Users deposit $brktETH into Strategy Vaults so managers can attempt to generate ETH+ returns. The manager wants to maintain ETH exposure at all times. Therefore, managers lock up their $brktETH as collateral and take a USDC loan against it. Locking up $brktETH is already giving them ETH exposure plus the block rewards for $brktETH. The USDC allows them to now generate the extra "+" on top of that.

The manager is charged an interest rate for this USDC loan, so their job is to generate a return that exceeds the interest rate they are required to pay.

Enhanced Morpho Blue Pools

We are launching multiple services on top of Morpho Blue Pools. These services will allow us to utilize the audited and proven infrastructure of Morpho Blue for holding the majority of the funds securely and enforcing liquidations to keep our USDC lenders safe.

The $brktETH deposits will come from the strategy vaults. The USDC deposits will need to come from other users who would like to earn a superior yield to what is currently offered in other lending opportunities such as other Morpho pools or Aave. We will refer to these Competitive Lending Markets as "CLMs".

The Morpho Blue pools can only have one loaned and one borrowed paired collateral type. In our case the pair will be $brktETH for USDC. The $brktETH will be the collateral and earn no extra yield from supplying, and the USDC will be borrowed and earn a yield.

The enhanced services in our use case are the following:

  • We attempt to never have unproductive USDC, so either the USDC is used within manager lending at a superior interest rate to CLMs, or it's invested in CLMs. This ensures that our USDC depositors are getting a minimum of the CLMs rate at all times, so they are always better off by depositing within Bracket as compared to the CLMs.

  • Because the Bracket Protector has access to the loaned funds, we have the ability to manage our LTV much better than Morpho Blue, as detailed in Collateral Management.

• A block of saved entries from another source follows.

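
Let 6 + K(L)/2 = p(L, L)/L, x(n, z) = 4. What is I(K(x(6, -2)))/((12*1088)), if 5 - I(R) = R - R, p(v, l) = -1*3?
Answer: 5/13056 ≈ 0.00038297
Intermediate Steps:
p(v, l) = -3
K(L) = -12 - 6/L (K(L) = -12 + 2*(-3/L) = -12 - 6/L)
I(R) = 5 (I(R) = 5 - (R - R) = 5 - 1*0 = 5 + 0 = 5)
I(K(x(6, -2)))/((12*1088)) = 5/((12*1088)) = 5/13056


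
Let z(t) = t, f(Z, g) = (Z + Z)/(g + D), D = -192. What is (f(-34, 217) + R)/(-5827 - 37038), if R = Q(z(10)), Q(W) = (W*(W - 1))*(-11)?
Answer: 24818/1071625 ≈ 0.023159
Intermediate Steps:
f(Z, g) = 2*Z/(-192 + g) (f(Z, g) = (Z + Z)/(g - 192) = (2*Z)/(-192 + g) = 2*Z/(-192 + g))
Q(W) = -11*W*(-1 + W) (Q(W) = (W*(-1 + W))*(-11) = -11*W*(-1 + W))
R = -990 (R = 11*10*(1 - 1*10) = 11*10*(1 - 10) = 11*10*(-9) = -990)
(f(-34, 217) + R)/(-5827 - 37038) = (2*(-34)/(-192 + 217) - 990)/(-5827 - 37038) = (2*(-34)/25 - 990)/(-42865) = (2*(-34)*(1/25) - 990)*(-1/42865) = (-68/25 - 990)*(-1/42865) = -24818/25*(-1/42865) = 24818/1071625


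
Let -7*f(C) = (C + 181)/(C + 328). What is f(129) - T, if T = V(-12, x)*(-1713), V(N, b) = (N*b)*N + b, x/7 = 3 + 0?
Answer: 16686255605/3199 ≈ 5.2161e+6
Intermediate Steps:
x = 21 (x = 7*(3 + 0) = 7*3 = 21)
f(C) = -(181 + C)/(7*(328 + C)) (f(C) = -(C + 181)/(7*(C + 328)) = -(181 + C)/(7*(328 + C)))
V(N, b) = b + b*N² (V(N, b) = b*N² + b = b + b*N²)
T = -5216085 (T = (21*(1 + (-12)²))*(-1713) = (21*(1 + 144))*(-1713) = (21*145)*(-1713) = 3045*(-1713) = -5216085)
f(129) - T = (-181 - 1*129)/(7*(328 + 129)) - 1*(-5216085) = (⅐)*(-181 - 129)/457 + 5216085 = (⅐)*(1/457)*(-310) + 5216085 = -310/3199 + 5216085 = 16686255605/3199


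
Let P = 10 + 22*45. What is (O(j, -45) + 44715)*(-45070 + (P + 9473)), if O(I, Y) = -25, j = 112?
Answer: -1546139930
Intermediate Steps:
P = 1000 (P = 10 + 990 = 1000)
(O(j, -45) + 44715)*(-45070 + (P + 9473)) = (-25 + 44715)*(-45070 + (1000 + 9473)) = 44690*(-45070 + 10473) = 44690*(-34597) = -1546139930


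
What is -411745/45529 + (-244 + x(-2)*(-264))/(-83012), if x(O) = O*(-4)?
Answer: -8518127404/944863337 ≈ -9.0152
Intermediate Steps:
x(O) = -4*O
-411745/45529 + (-244 + x(-2)*(-264))/(-83012) = -411745/45529 + (-244 - 4*(-2)*(-264))/(-83012) = -411745*1/45529 + (-244 + 8*(-264))*(-1/83012) = -411745/45529 + (-244 - 2112)*(-1/83012) = -411745/45529 - 2356*(-1/83012) = -411745/45529 + 589/20753 = -8518127404/944863337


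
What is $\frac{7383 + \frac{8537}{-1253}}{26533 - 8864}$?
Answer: $\frac{9242362}{22139257} \approx 0.41746$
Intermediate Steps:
$\frac{7383 + \frac{8537}{-1253}}{26533 - 8864} = \frac{7383 + 8537 \left(- \frac{1}{1253}\right)}{17669} = \left(7383 - \frac{8537}{1253}\right) \frac{1}{17669} = \frac{9242362}{1253} \cdot \frac{1}{17669} = \frac{9242362}{22139257}$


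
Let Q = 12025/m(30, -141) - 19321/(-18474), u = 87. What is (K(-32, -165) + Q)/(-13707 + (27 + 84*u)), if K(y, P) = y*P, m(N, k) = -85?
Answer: -1614124727/2001177576 ≈ -0.80659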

In order to provide these value added services, we need to have the Manager Lending contract have the ability to direct the funds. Therefore, the users will deposit their USDC into our Manager Lending contract and then that contract will manage those funds. Our Strategy Managers will similarly also deposit their $brktETH into that contract.

The Morpho Blue pool will be used to hold the assets when a $brktETH to $USDC loan is made. The Manager Lending contract will be responsible for:

  • Accepting USDC and $brktETH deposits.

  • Managing the withdrawal queue for USDC and $brktETH.

  • Taking out the Manager Loans via the Morpho Blue pool when needed.

  • Adjusting and rebalancing the collateral within the Morpho Blue pool to ensure all USDC is kept safely over-collateralized, and controlling the order of liquidation to attempt to not have $brktETH liquidated as described in Collateral Management.

  • Moving USDC between the various CLMs to maximize yield for the underutilized loan utilization amount.

Collateral Management

Within all CLM markets, they assume when a loan is made the CLM no longer has any access to the loaned funds and their only remedy to reduce a high LTV is to liquidate the collateral. This is not the case with Bracket as the Bracket Protector maintains control over the loaned funds and can liquidate them when needed, instead of liquidating the $brktETH collateral. This also means that our effective LTV is much lower than Morpho Blue relieves because we have excess additional collateral.

Managers will be alerted in time to reduce their LTV if it's getting too high, if they are unable to do that in time, their LTV will be forcibly reduced by liquidating assets and paying back the USDC loan.